RHEL6 - disable the tiered-progress bar during boot

14

8

How do you get RHEL6 to display the "traditional" display of startup information instead of the tiered/stacked progress bar?

The standard info dump is displayed during shutdown.

warren

Posted 2011-03-15T14:55:01.967

Reputation: 8 599

The same occurs in Fedora and should not be limited to RHEL6. – bwDraco – 2012-01-19T17:56:21.870

@DragonLord - haven't dealt with Fedora - but will add the tag for future reference – warren – 2012-02-10T15:33:58.153

1Just hit the ESC key the moment the bar show up. – None – 2013-11-06T20:11:08.237

Answers

9

plymouth-set-default-theme text
/usr/libexec/plymouth/plymouth-update-initrd

or, remove "rhgb quiet" from the Grub configuration (/boot/grub/menu.lst).

Hyppy

Posted 2011-03-15T14:55:01.967

Reputation: 3 636

On a fresh install of Scientific Linux 6.5, with 'quite' removed from kernel cmdline (but 'rhgb' kept), the 'text' theme didn't show any log text, but the 'details' theme did. – alexei – 2014-09-15T23:04:04.523

Just type this: 'plymouth-set-default-theme details --rebuild-initrd' and reboot. – Kriston – 2015-01-06T06:03:30.090

11

If you boot in text mode which is how most servers would be set up you have to do the following. In text mode, plymouth paints a colorful text bar which is difficult to completely remove. It's NOT in chkconfig and disabling "rhgb" and "quiet" do not disable this feature. Here's how to do it properly in CentOS 6.x. Steps 1 and 2 also disable features that can cause trouble on a server or virtual machine that should not be provisioned with a graphical console.

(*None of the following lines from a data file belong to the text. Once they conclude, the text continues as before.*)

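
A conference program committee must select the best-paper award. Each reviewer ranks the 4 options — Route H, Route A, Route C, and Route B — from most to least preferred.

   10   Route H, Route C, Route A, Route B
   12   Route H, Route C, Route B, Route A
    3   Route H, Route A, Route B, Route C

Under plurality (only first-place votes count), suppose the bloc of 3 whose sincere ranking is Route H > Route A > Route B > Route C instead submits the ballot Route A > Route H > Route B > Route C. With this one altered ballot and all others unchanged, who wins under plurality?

Route H

First-place totals with the altered ballot: Route H 22, Route A 3, Route C 0, Route B 0.
The winner is unchanged: still Route H.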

1) Remove rhgb and quiet from the "kernel" line(s) in /boot/grub/grub.conf.

2) Remove or comment out the splashimage and hiddenmenu lines.

3) Type plymouth-set-default-theme details --rebuild-initrd.

4) Restart and see if it works.

On the bright side the boot time messages are all saved in /var/spool/plymouth/boot.log and /var/log/boot.log.

When I think about it a little more, I realized that since I'm usually not in front of the server's screen anyway, the plymouth system is not a terrible thing. However, when I'm debugging startup problems when I am in front of the server's screen, plymouth is a nuisance that should have been made easier to remove.

Kriston

Posted 2011-03-15T14:55:01.967

Reputation: 111

2steps 3 and 4 can be combined into a single operation: plymouth-set-default-theme details --rebuild-initrd – hakamadare – 2012-04-13T15:12:07.173

4

The program that shows you the fancy loading screen is called Plymouth.
See if you can find it with checkconfig --list, and disabled the service if needed.

If that isn't the cause, it's probably the "quiet" option in Grub. Disable it by removing the word quiet from the boot options in your /boot/grub/menu.lst file.

Kenny Rasschaert

Posted 2011-03-15T14:55:01.967

Reputation: 992

3

Just found this method, and it seems the cleanest way:

grubby --update-kernel=ALL --remove-args="rhgb quiet"

user426209

Posted 2011-03-15T14:55:01.967

Reputation: 31

1

Actually, removing rhgb, which I presume stands for "RedHatGraphicalBoot" solved this issue for me on CentOS6.

Just add this line to your post install ks.conf script:

#Save original, just in case
rsync /boot/grub/grub.conf /boot/grub/grub.conf.orig
#edit and output to /tmp/grub.conf
cat /boot/grub/grub.conf |sed -e s/rhgb// > /tmp/grub.conf 
#replace & remove temp
cat /tmp/grub.conf > /boot/grub/grub.conf ; rm -f /tmp/grub.conf

vadim

Posted 2011-03-15T14:55:01.967

Reputation: 11

1

Or in one line (less maintenance and at least as easy to understand):

sed -i .orig s/rhgb///g /boot/grub/grub.conf

Creates a backup first, and edits the file inline.